I'm late to this party, but I'll throw in my two cents' anyway.
I haven't done any "legal research" on this, but a quick Google search tells me this:

1-- You don't need an FFL to make gun accessories like holsters.

2-- ATF has some odd views on what is a "transfer" of a firearm. They include loaning one for a short period of time, but they call this a "disposition" of the gun.  I don't consider any temporary short-term load a disposition.  

For years, ATF did not require gun writers to have an FFL to directly receive new firearms sent to them by gun manufacturers, for the writers to test and write reviews on.  Now the BATF does require this; you can't be a non-FFL gun writer and get your guns shipped directly to you anymore.  You have to go through an FFL, because this is a "transfer." Even if you're only allowed to have the gun for a couple of weeks while you evaluate it and write-up the story.

3-- If the intent and purpose of the Federal Firearms Act of 1938 , as amended by the Gun Control Act of 1968, was to identify and register businesses that regularly handle, store, ship, and deliver guns as part of their work, then a holster maker who uses real guns to mold holsters  would need an FFL.

Here's a page from ATF's site that explains what they consider to be, or not be, an interstate "transfer."

https://www.atf.gov/firearms/docs/atf-national-firearms-act-handbook-chapter-9/download


----------



## Kendallbearden (Mar 23, 2018)

Capt Quirk said:


> It was my understanding, of something I heard from a few individuals in the Holster Community, that I can not accept a Firearm from a client in order to use it as a holster mold. I would need to have a FFL license to do so legally. From what I read on the FFL site, it is meant for the manufacture or importing of firearms, which I'm not doing either. I am not purchasing nor selling firearms. Maybe any Gunsmiths could answer this?

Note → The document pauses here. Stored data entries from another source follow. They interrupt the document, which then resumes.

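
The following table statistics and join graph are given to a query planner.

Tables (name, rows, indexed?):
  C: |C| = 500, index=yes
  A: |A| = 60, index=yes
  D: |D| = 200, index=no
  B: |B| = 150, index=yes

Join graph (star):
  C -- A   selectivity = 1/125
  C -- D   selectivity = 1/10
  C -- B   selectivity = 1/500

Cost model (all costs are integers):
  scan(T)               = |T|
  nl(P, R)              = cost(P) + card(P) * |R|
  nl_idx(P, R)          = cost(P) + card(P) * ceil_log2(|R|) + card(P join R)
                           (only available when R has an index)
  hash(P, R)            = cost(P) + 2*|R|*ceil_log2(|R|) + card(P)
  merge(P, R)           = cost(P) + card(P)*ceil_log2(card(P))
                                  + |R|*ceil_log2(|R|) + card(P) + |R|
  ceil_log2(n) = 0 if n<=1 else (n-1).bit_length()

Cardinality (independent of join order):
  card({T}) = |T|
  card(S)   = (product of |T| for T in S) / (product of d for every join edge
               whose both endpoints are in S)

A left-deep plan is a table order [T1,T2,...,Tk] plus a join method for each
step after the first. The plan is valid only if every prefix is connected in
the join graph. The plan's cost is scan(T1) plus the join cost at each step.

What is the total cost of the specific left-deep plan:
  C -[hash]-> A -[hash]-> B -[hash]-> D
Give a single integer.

7632

step 1: scan C: cost=500, card=500
step 2: join A via hash
    card(P join A) = 500*60/(125) = 240
    cost = 500 + 2*60*6 + 500 = 1720
step 3: join B via hash
    card(P join B) = 240*150/(500) = 72
    cost = 1720 + 2*150*8 + 240 = 4360
step 4: join D via hash
    card(P join D) = 72*200/(10) = 1440
    cost = 4360 + 2*200*8 + 72 = 7632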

I know this post is old, but if you are making holsters you can order blue guns that are identical replicas (including with most common lights and lasers) for around $55 and have them shipped directly to your door. That is probably cheaper than shipping a firearm through an FFL and having to pay transfer fees on both ends. Plus, you can keep the blue gun in case you need it again for a future project. 

http://www.blueguns.com/default.asp

Just an idea


----------